I couldn’t even say it. Before my eyes swam the visions of smoking

roasts, of fat geese swimming in their own gravy, of heaps of

fresh-baked bread and rich, golden butter, of pastries in thick cream,

of cheese and dark-brown ale, of fruits and nuts and salt to savor it

all. The vision was so real that it even seemed that I could smell

it.

And he who sat by the glowing fire that burned, it seemed, air alone,

laughed, and again my heart sang.

“Turn, boy,” he said, “and eat thy fill.”

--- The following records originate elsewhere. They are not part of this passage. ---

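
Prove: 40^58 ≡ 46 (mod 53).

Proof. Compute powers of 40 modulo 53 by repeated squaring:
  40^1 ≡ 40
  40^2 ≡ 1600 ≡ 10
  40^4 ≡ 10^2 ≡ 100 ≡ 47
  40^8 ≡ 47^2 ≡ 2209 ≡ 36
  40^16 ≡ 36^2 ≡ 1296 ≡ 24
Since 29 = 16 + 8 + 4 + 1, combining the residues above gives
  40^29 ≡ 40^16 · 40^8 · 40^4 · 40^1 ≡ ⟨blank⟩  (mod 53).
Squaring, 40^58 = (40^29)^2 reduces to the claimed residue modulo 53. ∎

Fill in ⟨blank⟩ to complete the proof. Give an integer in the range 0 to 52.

29

40^16 · 40^8 · 40^4 · 40^1 ≡ 24 · 36 · 47 · 40 = 1624320.
1624320 mod 53 = 29, so 40^29 ≡ 29 (mod 53).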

I turned, and there on a table, which I hadn’t even seen before, lay

everything I had imagined. No wonder I could smell it! A hungry boy

doesn’t ask where the food comes from–he eats. And so I ate. I ate

until my stomach groaned. Through the sound of my eating I could hear

the laughter of the aged one beside his fire, and my heart leaped

within me at each strangely familiar chuckle.

And when I’d finished and sat drowsing over my plate, he spoke again.

“Wilt thou sleep now, boy?”

“A corner, Master,” I said.

“A little out-of-the-way place by the fire, if it isn’t too much

trouble.”

He pointed.

“Sleep there, boy,” he said, and all at once I saw a bed that I had no

more seen than I had the table–a great bed with huge pillows and

comforters of softest down. I smiled my thanks and crept into the bed,

and, because I was young and very tired, I fell asleep almost at once

without even stopping to think about how very strange all of this had

been.

But in my sleep I knew that he who had brought me in out of the storm

and fed me and cared for me was watching through the long, snowy night,

and I slept even more securely in the comforting warmth of his care.

CHAPTER TWO

that began my servitude. At first the tasks my Master set me to were

simple ones–“Sweep the floor,”

“Fetch some firewood,” “Wash the windows”–that sort of thing. I

suppose I should have been suspicious about many of them. I could have

sworn that there hadn’t been a speck of dust anywhere when I first

mounted to his tower room, and, as I think I mentioned earlier, the

fire burning in his fireplace didn’t seem to need fuel. It was almost

as if he were somehow making work for me to do.